Dental floss- Eco-Dent make makes a vegan floss packaged in paper packaging, with the only plastic being the floss itself, a cover for the floss roll, and a sticker holding the box shut. The box may tear, but you can putt the roll into a normal plastic dental floss box. And yes, this one actually is vegan. Eco-dent marketed a "vegan" floss a while back, when in fact one of the ingredients was grown on a cow's milk derivative, and people were disappointed and upset. So, they made this vegan one for you and I!
Shaving cream
- Since shaving cream is generally packaged in plastic and other wasteful packaging, you can use assorted oils to replicate it- do a quick search on the web for many options. However, if you do continue buying shaving cream, be kind to the animals and choose a vegan one without the use of animal testing, such as Alba Botanica.

Lotion- Many lotion packaging is plastic and can't even be reused [why the funny shaped packages? WHY?!], so I make my own. After a disastrous attempt at trying to replicate store-bought lotion, I settled on a simple, cheap, easy method that hasn't failed me yet. Mix one part vegetable glycerin with 2 parts water, and shake vigorously with a dash of your choice essential oil [my favorite scent is rose] and voila!
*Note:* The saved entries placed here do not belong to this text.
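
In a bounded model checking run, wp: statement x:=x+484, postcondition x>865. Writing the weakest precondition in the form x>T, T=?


Formula: wp(x:=E, P) = P[E/x] (substitute E for x in postcondition)
Step 1: Postcondition: x>865
Step 2: Substitute x+484 for x: x+484>865
Step 3: Solve for x: x > 865-484 = 381

381


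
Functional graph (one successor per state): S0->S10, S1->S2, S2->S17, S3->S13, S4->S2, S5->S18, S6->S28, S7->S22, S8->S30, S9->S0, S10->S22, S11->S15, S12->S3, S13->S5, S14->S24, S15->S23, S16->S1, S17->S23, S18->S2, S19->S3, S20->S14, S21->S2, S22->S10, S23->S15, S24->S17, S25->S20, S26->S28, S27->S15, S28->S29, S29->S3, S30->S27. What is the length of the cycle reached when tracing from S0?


Trace from S0 until a state repeats:
  S0 -> S10 -> S22 -> S10
S10 first seen at step 1, revisited at step 3.
Cycle length = 3 - 1 = 2

2


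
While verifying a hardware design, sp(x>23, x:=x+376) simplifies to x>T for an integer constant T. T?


Formula: sp(P, x:=E) = exists old_x. (x = E[old_x/x]) AND P[old_x/x] (old_x is the value of x before the assignment; eliminate old_x by solving x = E[old_x/x] for old_x)
Step 1: Precondition P: x>23, i.e. old_x > 23
Step 2: Assignment gives x = old_x + 376, so old_x = x - 376
Step 3: Substitute into P: x - 376 > 23
Step 4: Simplify: x > 23+376 = 399

399


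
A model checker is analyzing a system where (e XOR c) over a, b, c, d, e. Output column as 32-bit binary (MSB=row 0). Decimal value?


Formula: (e XOR c) over a, b, c, d, e (32 rows)
Evaluate each row (bits = a,b,c,d,e, MSB first):
  row 0 [00000]: (0 XOR 0) -> 0
  row 1 [00001]: (1 XOR 0) -> 1
  row 2 [00010]: (0 XOR 0) -> 0
  row 3 [00011]: (1 XOR 0) -> 1
  row 4 [00100]: (0 XOR 1) -> 1
  row 5 [00101]: (1 XOR 1) -> 0
  row 6 [00110]: (0 XOR 1) -> 1
  row 7 [00111]: (1 XOR 1) -> 0
  row 8 [01000]: (0 XOR 0) -> 0
  row 9 [01001]: (1 XOR 0) -> 1
  row 10 [01010]: (0 XOR 0) -> 0
  row 11 [01011]: (1 XOR 0) -> 1
  row 12 [01100]: (0 XOR 1) -> 1
  row 13 [01101]: (1 XOR 1) -> 0
  row 14 [01110]: (0 XOR 1) -> 1
  row 15 [01111]: (1 XOR 1) -> 0
  row 16 [10000]: (0 XOR 0) -> 0
  row 17 [10001]: (1 XOR 0) -> 1
  row 18 [10010]: (0 XOR 0) -> 0
  row 19 [10011]: (1 XOR 0) -> 1
  row 20 [10100]: (0 XOR 1) -> 1
  row 21 [10101]: (1 XOR 1) -> 0
  row 22 [10110]: (0 XOR 1) -> 1
  row 23 [10111]: (1 XOR 1) -> 0
  row 24 [11000]: (0 XOR 0) -> 0
  row 25 [11001]: (1 XOR 0) -> 1
  row 26 [11010]: (0 XOR 0) -> 0
  row 27 [11011]: (1 XOR 0) -> 1
  row 28 [11100]: (0 XOR 1) -> 1
  row 29 [11101]: (1 XOR 1) -> 0
  row 30 [11110]: (0 XOR 1) -> 1
  row 31 [11111]: (1 XOR 1) -> 0
Full result column, 4 rows per line (a,b,c fixed per line; d,e runs 00..11 left to right):
  rows 0-3 [a,b,c=000]: 0101  = hex 5
  rows 4-7 [a,b,c=001]: 1010  = hex A
  rows 8-11 [a,b,c=010]: 0101  = hex 5
  rows 12-15 [a,b,c=011]: 1010  = hex A
  rows 16-19 [a,b,c=100]: 0101  = hex 5
  rows 20-23 [a,b,c=101]: 1010  = hex A
  rows 24-27 [a,b,c=110]: 0101  = hex 5
  rows 28-31 [a,b,c=111]: 1010  = hex A
Output column (row 0 .. row 31) = 01011010010110100101101001011010
Output column grouped in 4s = 0101 1010 0101 1010 0101 1010 0101 1010 = 0x5A5A5A5A
Convert to decimal digit by digit (value = value*16 + digit):
  5 -> 5
  5*16 + 10 (A) = 90
  90*16 + 5 = 1445
  1445*16 + 10 (A) = 23130
  23130*16 + 5 = 370085
  370085*16 + 10 (A) = 5921370
  5921370*16 + 5 = 94741925
  94741925*16 + 10 (A) = 1515870810
Decimal = 1515870810

1515870810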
In my experience, for best results rub the lotion into your skin after showering or bathing for soft, hydrated skin. It's works other times, too, but doesn't absorb as quickly and has a funny feeling on the skin- not bad, just weird.

Shampoo- If you know of a way to make shampoo yourself, let me know. My family currently buys bulk concentrated shampoo, where you can use your own bottle from home and you add water. My favorite is Ballard Organics grapefruit scented- organic, so less strain on the environment and eco-system, and not animal tested either. Ballard Organics also makes other products you may be interested in, though I haven't tried any of them.




Conditioner
- I will reveal a secret: I don't use conditioner! Nope, I use something else, that might sound odd- but don't ditch it 'till you try it. Ever since I can remember, my family has used a mixture of vinegar and water to the same effect, making soft, tangle-free hair which has the added advantage of repelling head lice. Mix 1 part vinegar [any kind- we use apple cider vinegar, but you can also use white] with 2 parts water. To use, mix 3-4 tablespoon or so in a large cup of water and pour evenly over your hair. Don't rinse it off- or it will be gone and won't do anything! The best time to de-tangle your hair is when it's still wet.

Soap- Sappo Hill, hands down! My younger sister has very sensitive skin [certain makeup, soap, bees, polyester- she get a rash], so for all those people who can't use certain beauty care products- this may work for you, but try it first, just to be sure! Sappo Hill soaps are vegan, non-animal tested, and made with 100% vegetable oils. Some scents include lavender, aloe vera, jasmine [my families favorite], sandalwood, oatmeal [their most popular, but not good for us gluten-free people], and fragrance-free.


Whew! Tell me, did I miss anything? Anyway, keep watching for more Eco-series posts!